What remains now is to follow, find the path that takes me away from you. Although I keep in a corner of my mind the photos that freeze the image of your love I have for certain that the time and distance allow me to leave this burden; I bear witness that there is no greater disappointment in this life to uncover a cruel lie, and hand with the false words you were preparing merciless death of this love illusion wounds to cultivate in me, poison and treason.
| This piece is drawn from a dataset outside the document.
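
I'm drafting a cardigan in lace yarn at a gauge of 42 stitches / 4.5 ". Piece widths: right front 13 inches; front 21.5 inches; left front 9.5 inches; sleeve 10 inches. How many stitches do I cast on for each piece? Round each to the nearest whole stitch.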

nostalgia may come and find me so desolate, so vulnerable. Maybe the sadness does not have mercy on me and devour me as prey in distress. But life, in their returns uncertain, with a destination registered in the consciousness of heaven, committed in the past to create a pillar of strength, one that allows me to breathe hard, because I know, and I have full confidence to do good things is a way to sow joy.
Now everything seems to fall, every little piece of this lay not in the final unsettles temporary circumstances. And I understand, reading between the lines, which often try to rush what should not be rushed, pressured some to express feelings without meaning to each puzzle should be disarmed when the last piece does not fit, to find a different way of doing things naturally fit, we can force situations to fit into our claims, but definitely this is never going to be the best outcome.